С залива донесся рокот моторной лодки. Лиз вскочила и замахала рукой.

– Это «Атом»!

Моторка неслась, выписывая петли, под ее носом стояли два крыла воды, а сзади летела фигура на водных лыжах, то и дело пересекая пенистый след лодки.

– Лайша! – воскликнул Иоганн, и его сердце забилось.

– Ах, это Лайша! Хм… – Карл тихо присвистнул, а моторка стала сбавлять скорость. – Мила! – и он многозначительно ткнул Иоганна под ребро.

Иоганн отошел. Ему была невыносима мысль, что дядя сделает Лайшу предметом своих сальных шуточек.

Мимо него на вздыбленных лыжах, держась за натянутые веревки, стремительно пронеслась Лайша: облегающий тело желтый купальник, голова откинута назад, волосы развеваются по ветру, на лице широкая улыбка. Она промелькнула в сверкающих лучах солнца, и в этот момент какого-то озарения шесть миллионов евреев, уничтоженных поколением его дяди, обрели и для него плоть и кровь. Девушки такие, как Лайша. Помнит ли она об этом?

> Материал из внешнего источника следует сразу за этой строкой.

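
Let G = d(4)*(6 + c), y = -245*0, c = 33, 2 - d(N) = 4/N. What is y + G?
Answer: 39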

– Неужели это Младший Мак? – спросила Элис, прищурившись за темными стеклами очков.

Ей никто не ответил.

Моторка обошла «Керему». Лайша плавно скользила по волнам.

– Венера, выходящая из пены! – крикнул Карл, когда она поравнялась с ними, но тут ее лыжи запутались, Лайша потеряла равновесие и с всплеском исчезла под водой. А когда она появилась на поверхности моря, тело ее золотилось на фоне зеленой воды и крапленого солнцем песка.

У Иоганна перехватило дыханье. «Написать бы ее такой: зелено-золотой, волосы как водоросли, и вся бесплотная, вся порождение моря».

«Атом» остановился у яхты, мягко толкнувшись о кранцы, которые заблаговременно опустил за борт предусмотрительный Брэнк. Раздались громкие приветствия, поднялась суета, и, только когда моторка снова устремилась в море, унося на лыжах Лиз, Иоганн осознал, что перед ним сидит Лайша – девушка из плоти и крови, а не таинственное видение моря.

Неужели этот спокойный юноша с вьющимися, выгоревшими волосами, спадающими ему на глаза, ей по-настоящему дорог? За две недели он достаточно много слышал о Младшем Маке и понял, что в этой компании он пользуется авторитетом. Но как относится к нему Лайша? У этих людей ничего не разберешь. Быть может, они и сами не вполне во всем разобрались. А если Младший Мак ей безразличен, то почему она прыгнула к нему, когда он сел за руль, и предоставила ему, Иоганну, сесть рядом с Дональдом?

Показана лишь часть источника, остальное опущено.